Budget cut in nearly half
Last year Pacific County Fair Manager Bill Monohon had a relatively hefty $120,407 budget for the fair and was only able to use a fraction of the funds. At the end of the year, the money left over was absorbed back into the county’s general fund. Making matters worse, because the county didn’t hold a “qualifying” fair event, it will not be awarded any state funding for 2021.
“What I did was look at the $120,000 and said ‘okay, gosh, let’s slice and dice and try to go as bare-bones as possible from where we were in 2020,’” Monohon said. “I chopped it down to $89,926, and they approved a budget for me for $54,810.”
He continued, “It basically gives us about 5 to 5.5 months of salaries in that budget they provided, and it doesn’t look like they intend on working us a full year. Not even a half year here, but I have a meeting with them on Jan. 19 this month. In the budget, there was absolutely nothing put in my ‘other’ account.”
No state funding for 2021
On top of the decreased budget, the fair will not receive its annual $28,705 grant from the state because the drive-thru fair held last August did not meet the qualifications of an actual fair event. The state decided that fairs that didn’t meet the qualifications would need to roll the 2020 funds to 2021.
“I’m still going to send in things saying ‘you know, look, this is where we spent money,’ but I know they are going to [give] a very nice thank you and you have this much money left of what we gave you last year [so] use that,” Monohon said. “Until I meet, and I know what the bottom line is with our commissioners, I have no idea what their intentions are as to how to staff this and run this, because with just five months [it isn’t enough].”
No decision yet
Pacific County Commissioner Lisa Olsen admits that the county had to low ball the fair’s budget because it’s been the most impacted by the pandemic and, if needed, could be allotted additional funding once the outlook becomes more transparent.

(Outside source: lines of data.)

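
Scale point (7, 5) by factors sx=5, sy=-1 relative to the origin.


Scaling: (x*sx, y*sy) = (7*5, 5*-1) = (35, -5)

(35, -5)


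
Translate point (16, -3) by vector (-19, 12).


Translation: (x+dx, y+dy) = (16+-19, -3+12) = (-3, 9)

(-3, 9)


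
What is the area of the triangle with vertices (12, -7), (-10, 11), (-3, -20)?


Area = |x1(y2-y3) + x2(y3-y1) + x3(y1-y2)| / 2
= |12*(11--20) + -10*(-20--7) + -3*(-7-11)| / 2
= 278

278


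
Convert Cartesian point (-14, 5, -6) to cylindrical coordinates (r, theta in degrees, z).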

“It looks really bad on paper, but that’s because we don’t have any idea what the funding’s going to be from the state,” Olsen said. “We are going to have to decide in the next two or three months as things pan out and see if the state opens back up and just see how things are going to go and if we are going to do a hybrid kind of fair.”
She continued, “It’s not a ratchet down [and] close it down kind of situation. It’s just that we put that into the budget and figured if we are going to have to do supplements anyway if we are to put any money into the fair, we just don’t know what it even looks like yet.”
According to Pacific County Risk Manager Kathy Spoor, the outlook from a risk standpoint is also far too early to tell.
“It’s just going to have to be a decision we probably make later in the year,” Spoor stated.